16 agosto 2020

O vírus (III)

(Continuação daqui)


III. Falsificação da contabilidade

A rapidez com que as Procuradoras Adjuntas Lili e Fafá constituíram o magistrado X arguido pelo crime de ocultação do vírus, e a determinação com que lhe ordenaram que mostrasse o vírus, não foram inteiramente motivadas por razões de justiça.

No início de maio, quando o estado de emergência terminou, e os magistrados voltaram ao trabalho no Ministério Público, o magistrado X telefonou para os Recursos Humanos a dizer que não podia comparecer ao trabalho porque estava com o vírus.

A notícia causou grande impacto entre os seus colegas. No Ministério Público, os magistrados eram promovidos pelo tempo e, para alguns, as probabilidades de promoção aumentavam cada vez que um deles morria. Ora, o magistrado X tinha atrás de si, na hierarquia, 81 Procuradores da República e 782 Procuradores Adjuntos (cf. aqui) que ficaram em pulgas com a iminência da sua morte.

Para tirar aquilo a limpo, e saber se o magistrado X estava ou não em risco de vida, o Ministério Público decidiu pôr o magistrado X sob escuta, como fazia a milhões de cidadãos no país por motivos muito mais banais.

Ao final de dois meses, porém, quando a transcrição das escutas circulou entre os colegas, não havia um telefonema - um telefonema sequer - do magistrado X para um hospital, um médico ou uma enfermeira a falar do covid19. Aquilo que havia eram telefonemas diários para uma jovem colega 15 anos mais nova do que ele, no patamar inferior da hierarquia, uma Procuradora Adjunta, com apenas dois anos, três meses e quatro dias de antiguidade na categoria.

Numa tórrida conversa telefónica que teve lugar a um domingo de madrugada, pelas quatro e um quarto da manhã, o magistrado X prometia à sua jovem colega a felicidade eterna usando como argumento um vírus de 25 centímetros. Foi sobretudo esta conversa telefónica que causou grande alvoroço no Ministério Público, especialmente no sector masculino. Por inveja, claro.

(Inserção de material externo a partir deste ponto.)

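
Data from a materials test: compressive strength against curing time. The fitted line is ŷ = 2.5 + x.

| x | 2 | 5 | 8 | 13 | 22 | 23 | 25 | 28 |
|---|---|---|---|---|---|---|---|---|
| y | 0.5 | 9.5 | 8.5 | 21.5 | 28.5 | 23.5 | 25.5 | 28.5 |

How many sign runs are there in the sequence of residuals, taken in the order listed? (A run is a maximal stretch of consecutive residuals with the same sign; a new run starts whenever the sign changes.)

x=2: ŷ = 2.5 + 2 = 4.5; e = 0.5 − 4.5 = -4
x=5: ŷ = 2.5 + 5 = 7.5; e = 9.5 − 7.5 = 2
x=8: ŷ = 2.5 + 8 = 10.5; e = 8.5 − 10.5 = -2
x=13: ŷ = 2.5 + 13 = 15.5; e = 21.5 − 15.5 = 6
x=22: ŷ = 2.5 + 22 = 24.5; e = 28.5 − 24.5 = 4
x=23: ŷ = 2.5 + 23 = 25.5; e = 23.5 − 25.5 = -2
x=25: ŷ = 2.5 + 25 = 27.5; e = 25.5 − 27.5 = -2
x=28: ŷ = 2.5 + 28 = 30.5; e = 28.5 − 30.5 = -2
Signs: − + − + + − − −
Runs: −×1, +×1, −×1, +×2, −×3 → 5

5 runs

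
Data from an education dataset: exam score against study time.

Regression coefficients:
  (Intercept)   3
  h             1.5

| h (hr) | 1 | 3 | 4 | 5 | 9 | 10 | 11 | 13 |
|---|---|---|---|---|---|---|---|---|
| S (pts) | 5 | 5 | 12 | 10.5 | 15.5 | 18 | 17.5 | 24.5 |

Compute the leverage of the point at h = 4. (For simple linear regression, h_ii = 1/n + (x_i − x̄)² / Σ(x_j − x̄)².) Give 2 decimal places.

h = 0.19

h̄ = (1 + 3 + 4 + 5 + 9 + 10 + 11 + 13)/8 = 7
Σ(h − h̄)² = 36 + 16 + 9 + 4 + 4 + 9 + 16 + 36 = 130
h = 1/8 + (-3)²/130 = 0.125 + 0.0692308 = 0.19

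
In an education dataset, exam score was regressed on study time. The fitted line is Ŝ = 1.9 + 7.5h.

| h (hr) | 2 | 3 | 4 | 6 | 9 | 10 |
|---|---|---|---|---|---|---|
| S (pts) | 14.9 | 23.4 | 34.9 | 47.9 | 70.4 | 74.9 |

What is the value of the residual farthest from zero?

h=2: Ŝ = 1.9 + 7.5·2 = 16.9; r = 14.9 − 16.9 = -2
h=3: Ŝ = 1.9 + 7.5·3 = 24.4; r = 23.4 − 24.4 = -1
h=4: Ŝ = 1.9 + 7.5·4 = 31.9; r = 34.9 − 31.9 = 3
h=6: Ŝ = 1.9 + 7.5·6 = 46.9; r = 47.9 − 46.9 = 1
h=9: Ŝ = 1.9 + 7.5·9 = 69.4; r = 70.4 − 69.4 = 1
h=10: Ŝ = 1.9 + 7.5·10 = 76.9; r = 74.9 − 76.9 = -2
Largest |r| is 3 at h = 4, residual 3.

r = 3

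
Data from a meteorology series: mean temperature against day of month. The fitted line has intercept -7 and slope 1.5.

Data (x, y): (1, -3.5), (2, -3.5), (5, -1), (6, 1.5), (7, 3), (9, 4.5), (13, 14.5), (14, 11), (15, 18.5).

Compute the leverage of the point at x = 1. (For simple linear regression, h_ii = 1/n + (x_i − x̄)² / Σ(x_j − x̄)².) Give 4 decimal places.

x̄ = (1 + 2 + 5 + 6 + 7 + 9 + 13 + 14 + 15)/9 = 8
Σ(x − x̄)² = 49 + 36 + 9 + 4 + 1 + 1 + 25 + 36 + 49 = 210
h = 1/9 + (-7)²/210 = 0.111111 + 0.233333 = 0.3444

h = 0.3444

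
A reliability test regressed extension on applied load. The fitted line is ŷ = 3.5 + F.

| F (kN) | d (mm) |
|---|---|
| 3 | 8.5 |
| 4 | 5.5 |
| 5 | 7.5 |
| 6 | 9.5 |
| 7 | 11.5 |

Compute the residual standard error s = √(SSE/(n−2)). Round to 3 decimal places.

s = 1.826

F=3: ŷ = 3.5 + 3 = 6.5; e = 8.5 − 6.5 = 2
F=4: ŷ = 3.5 + 4 = 7.5; e = 5.5 − 7.5 = -2
F=5: ŷ = 3.5 + 5 = 8.5; e = 7.5 − 8.5 = -1
F=6: ŷ = 3.5 + 6 = 9.5; e = 9.5 − 9.5 = 0
F=7: ŷ = 3.5 + 7 = 10.5; e = 11.5 − 10.5 = 1
SSE = 4 + 4 + 1 + 0 + 1 = 10
s = √(10/3) = √3.33333 ≈ 1.826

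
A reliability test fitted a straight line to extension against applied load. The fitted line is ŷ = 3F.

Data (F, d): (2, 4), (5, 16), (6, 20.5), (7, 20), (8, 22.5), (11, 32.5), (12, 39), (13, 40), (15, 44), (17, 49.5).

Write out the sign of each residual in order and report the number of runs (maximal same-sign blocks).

5 runs

F=2: ŷ = 3·2 = 6; e = 4 − 6 = -2
F=5: ŷ = 3·5 = 15; e = 16 − 15 = 1
F=6: ŷ = 3·6 = 18; e = 20.5 − 18 = 2.5
F=7: ŷ = 3·7 = 21; e = 20 − 21 = -1
F=8: ŷ = 3·8 = 24; e = 22.5 − 24 = -1.5
F=11: ŷ = 3·11 = 33; e = 32.5 − 33 = -0.5
F=12: ŷ = 3·12 = 36; e = 39 − 36 = 3
F=13: ŷ = 3·13 = 39; e = 40 − 39 = 1
F=15: ŷ = 3·15 = 45; e = 44 − 45 = -1
F=17: ŷ = 3·17 = 51; e = 49.5 − 51 = -1.5
Signs: − + + − − − + + − −
Runs: −×1, +×2, −×3, +×2, −×2 → 5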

É que nem mesmo no tempo do vírus da gripe A, quando o famoso burlão José Lorosa de Matos seduziu duas magistradas do Ministério Público (cf. aqui e aqui) se tinha ouvido falar dum vírus assim. 23 centímetros e era um pau. Agora, 25 centímetros era uma coisa absolutamente descomunal e nunca ouvida nos corredores do Ministério Público.

Estava agora nas mãos das magistradas Lili e Fafá a possibilidade de esclarecerem esse grande mistério que era o tema das conversas diárias, à boca pequena, dos magistrados e das magistradas do Ministério Público desde o desconfinamento - a saber, se era possível ou não o magistrado X, Procurador da República, 50 anos de idade, nascido em Penafiel, 661º na lista de antiguidades, com 5 dias de experiência na categoria, mas quase vinte anos de antiguidade como Procurador Adjunto, estar em casa de baixa, com um vírus de 25 centímetros.


Magistrado X, de quem se dizia ter um vírus de 25 centímetros


À segunda insistência a Procuradora Fafá, que era a mais atrevida, tendo ao lado a sua colega Lili, subiu o tom:

-Senhor Procurador da República faz favor de mostrar o vírus… é a segunda vez que lhe ordeno...

O magistrado X tentou resistir, argumentando que nos termos do artº 128º da Convenção Europeia dos Direitos do Homem (CEDH), um cidadão não era obrigado a mostrar o vírus contra a sua vontade.

Mas a Procuradora Fafá não foi na conversa:

-O senhor Procurador da República é conhecido por proclamar aos quatro ventos que a CEDH não se aplica a Portugal…

A argumentação manteve-se assim renhida durante mais de um quarto de hora, até que o magistrado X acabou por ceder. Levantou-se da cadeira, baixou os calções de banho e, acto contínuo, a magistrada Fafá, experiente na matéria e a sorrir, apontou-lhe a lupa.

O magistrado X acabou por ceder


Segundos depois, a Procuradora Fafá dizia em voz baixa para a sua colega Lili, que também sorria ao lado:

-Três centímetros vírgula dezasseis…

Dezoito anos depois foi deduzida a acusação. O magistrado X iria responder em tribunal por três crimes que, em cúmulo jurídico, o levariam quinze anos para a prisão. Os dois primeiros eram mais ou menos óbvios - propagação de doença e ocultação do vírus. Mas o mais óbvio de todos era mesmo o terceiro, um crime que o Ministério Público também tinha imputado, anos antes, ao célebre banqueiro Ricardo Salgado - o crime de falsificação da contabilidade.